2 Feb 2022 1:45 PM GMT
The Delhi High Court has directed the Centre to issue communications to the All India Institute of Medical Sciences (AIIMS) and Centres for Excellence established across the Country, for starting the treatment of the children suffering from rare diseases, without any delay. "Noting the submission made by counsels for the parties, it is directed that the respondent No.1 shall issue...
The Delhi High Court has directed the Centre to issue communications to the All India Institute of Medical Sciences (AIIMS) and Centres for Excellence established across the Country, for starting the treatment of the children suffering from rare diseases, without any delay.
"Noting the submission made by counsels for the parties, it is directed that the respondent No.1 shall issue communication to the AIIMS as well as to the Centres for Excellence for starting the treatment of the petitioners (whichever petitioner approach such a centre, being nearer to the place of residence) without any delay," Justice V Kameswar Rao directed.
The Court was hearing a clutch of petitions concerning children suffering from rare diseases like Duchenne Muscular Dystrophy (DMD), Hunter's syndrome. The pleas sought directions to provide them free of cost treatment owing to the reason that the medical treatment involved was very expensive.
Earlier, Justice Palli had in December last year, in a detailed order directed that the treatment of such children must be started forthwith at AIIMS or other Centres of Excellences observing that such children cannot be made to suffer when they are covered under the policy promulgated by the Central Government for the welfare of the children.

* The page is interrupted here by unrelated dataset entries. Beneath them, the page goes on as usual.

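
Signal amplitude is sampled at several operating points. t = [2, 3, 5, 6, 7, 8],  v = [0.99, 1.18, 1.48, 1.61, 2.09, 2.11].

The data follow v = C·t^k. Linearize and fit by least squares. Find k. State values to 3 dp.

k = 0.553

With ln vᵢ as the transformed response and ln tᵢ as the regressor:
Over the data: Σln t = 9.2183, Σ(ln t)² = 15.5987, Σln v = 2.5076, Σln t·ln v = 4.6463.
Normal system: [[15.5987, 9.2183]; [9.2183, 6]]·[k, ln C]ᵀ = [4.6463, 2.5076]ᵀ.
Solving (det = 8.6152): k = 0.55274, ln C = -0.43128.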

Delhi High Court Orders For Treatment Of Children Suffering From Rare Diseases, Directs Centre To Ensure Availability Of Necessary Funds
During the course of hearing yesterday, the counsel appearing for the petitioner-children argued that despite the efforts to reach out to the authorities for starting the treatment, no response was received, particularly from AIIMS.
Advocate Tanveer Oberoi appearing for AIIMS submitted that an expert committee was constituted to undertake the study as to the nature of treatment to be given and also to consider the efficacy of the medicines to be procured from the manufacturers. He also submitted that the said committee report needs to be placed before the Central Government for its approval before the treatment can be started.
He also stated that for petitioners having non DMD disease, their details were uploaded on the portal, adding that details of the others shall be uploaded at the earliest. Also, he added that the treatment with regard to such petitioners can be started after the necessary funds are allocated.
On the other hand, Senior Advocate Siddharth Luthra appearing for few petitioners submitted that it was surprising that an institution like AIIMS was still considering the nature of treatment to be provided to the DMD patients through a committee. According to him, the said treatment had not started even after a lapse of more than one month of the earlier order passed.
"I must state here that the submissions made by Mr. Oberoi are not at all appealing. The order passed on December 14, 2021 is very clear that the treatment of the petitioners i.e., children must start immediately. It is surprising that even after a period of one month no treatment has yet started," the Court said.
With regards to the allocation of funds, the Court said the previous order was clear in stating that it is the responsibility of the Union of India to ensure necessary funds are provided to all Centres of Excellence including AIIMS as and when demanded for treatment of these children.
"List the writ petitions for further consideration on March 14, 2022," the Court said.
Earlier, the Court had rapped the Central Government for not utilizing the unspent budget, which was allocated for people suffering from rare diseases, for the last three years.
Previously, the Centre had informed the Court that it has set up and made operational an online crowdfunding platform for collecting funds for the treatment of children suffering from rare diseases.
The development came after the Court, in July last year, directed the Union Ministry of Health and Family Welfare to immediately launch a dedicated online crowdfunding platform for collecting funds for treatment of children suffering from rare diseases.
The Court had also observed that merely because of the exorbitant price of a drug or treatment, children suffering from a rare disease cannot be deprived of the treatment.
Case Title: Master Arnesh Shaw v. Union of India & Anr.